Gibt es in Lahr Anfeindungen gegen Menschen mit russischen Wurzeln?

Ja, in den vergangenen Tagen erreichten uns sehr viele Fälle dieser Art, auch und vor allem hier in Lahr. Der Krieg in der Ukraine ist an sich schon schlimm genug und zutiefst erschütternd, aber das, was wir hier direkt vor unserer Haustür erfahren, übersteigt alle Vernunft. Seit einigen Tagen erleben wir Hetze, Anfeindungen und Diskriminierung gegenüber Deutschen aus Russland und russischen Staatsbürgern. Wenn das nicht sofort unterbunden wird, könnte sich in Deutschland ein großer interner Konflikt entwickeln.

Wie äußern sich Anfeindungen ganz konkret?
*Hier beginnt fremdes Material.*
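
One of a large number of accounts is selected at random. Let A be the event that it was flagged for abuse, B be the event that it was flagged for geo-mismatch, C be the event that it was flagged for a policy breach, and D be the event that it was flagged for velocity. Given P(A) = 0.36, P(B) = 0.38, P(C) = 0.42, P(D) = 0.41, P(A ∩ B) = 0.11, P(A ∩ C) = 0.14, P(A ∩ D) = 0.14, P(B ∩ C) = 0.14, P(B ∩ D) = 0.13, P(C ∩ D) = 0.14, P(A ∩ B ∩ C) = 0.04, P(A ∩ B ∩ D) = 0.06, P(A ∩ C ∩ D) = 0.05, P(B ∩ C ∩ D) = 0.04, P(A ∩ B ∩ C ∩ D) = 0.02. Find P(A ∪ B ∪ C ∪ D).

0.94

By inclusion-exclusion,
P(A ∪ B ∪ C ∪ D) = 0.36 + 0.38 + 0.42 + 0.41 − 0.11 − 0.14 − 0.14 − 0.14 − 0.13 − 0.14 + 0.04 + 0.06 + 0.05 + 0.04 − 0.02 = 0.94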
Es werden Kinder in der Schule gemobbt, im Job gibt es Anfeindungen von Arbeitskollegen und sogar Vorgesetzten. Dabei haben viele gar keine Wurzeln in Russland. Deutsche aus Russland ist ein allgemeiner Begriff und schließt auch Menschen ein, die aus Kasachstan oder anderen ehemaligen Sowjetstaaten nach Deutschland kamen. Wir müssen den Leuten hierzulande klarmachen, dass diese Menschen genauso wie die Menschen in Russland oder in der Ukraine nichts für den Krieg können.

Zur Person: Olesja Romme

CDU-Politikerin
 Olesja Romme wurde in Kasachstan geboren, seit 1991 lebt sie nach der Aussiedlung in Deutschland. Die 41-Jährige kandidierte 2014 und 2019 auf der CDU-Liste für den Lahrer Gemeinderat sowie 2017 für den Bundestag. Für die Christdemokraten ist sie Aussiedlerbeauftragte im Ortenaukreis.

Unternehmerin
Beruflich ist Romme als Unternehmerin unter anderem im Transportgewerbe tätig. Sie ist geschieden und hat eine Tochter.